The six-storey building, called SDE4, features several sustainable designs such as solar roof installations, a hybrid cooling system and a large overhanging roof.
Net-zero energy means the building produces more energy than it consumes - such as by harnessing solar energy.
The 1,225 solar panels installed on the roof can supply more than 500 megawatt hours of energy per year. This can power up to 1,500 three-room flats for more than a month.
The building is estimated to save about $180,000 in energy costs a year, although the cost of its construction was not revealed.
On days when there is insufficient sunlight, the building will draw energy from the university’s power grid, said NUS in a media release as quoted by Channel News Asia.

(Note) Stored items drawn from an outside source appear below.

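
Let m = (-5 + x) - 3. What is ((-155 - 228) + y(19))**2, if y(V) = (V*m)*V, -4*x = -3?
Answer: 144024001/16 ≈ 9.0015e+6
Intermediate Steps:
x = 3/4 (x = -1/4*(-3) = 3/4 ≈ 0.75000)
m = -29/4 (m = (-5 + 3/4) - 3 = -17/4 - 3 = -29/4 ≈ -7.2500)
y(V) = -29*V**2/4 (y(V) = (V*(-29/4))*V = (-29*V/4)*V = -29*V**2/4)
((-155 - 228) + y(19))**2 = ((-155 - 228) - 29/4*19**2)**2 = (-383 - 29/4*361)**2 = (-383 - 10469/4)**2 = (-12001/4)**2 = 144024001/16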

NUS president Tan Eng Chye said to The Straits Times at its launch that the building is "testament to our continuous efforts in incorporating sustainability in various aspects of our campus life".
"We hope that this novel concept will inspire future high-performance buildings and sustainable development designs in Singapore and beyond," he added.
Mr Heng Swee Keat, Minister for Finance and chairman of the National Research Foundation, officiated at the launch.
He said it is important that buildings like SDE4 play a part in tackling climate change, as the building sector contributes a quarter of Singapore's carbon emissions.
"(SDE4) is a good example of how we can achieve better and more sustainable outcomes when the Government, industry and academia work closely together," said Mr Heng.
He highlighted the building's hybrid cooling system, a mixed-ventilation design that combines air-conditioning and fresh air, as a way technology can help reduce energy consumption.
The public spaces in the building are also designed to maximise natural wind through SDE4.
Partners in the project include architecture firm Serie+Multiply, infrastructure consultancy Surbana-Jurong and contractor Kajima Corporation.
Construction for SDE4 began about two years ago and it is meant to hold about 400 students. Most of the spaces will be used as design studios.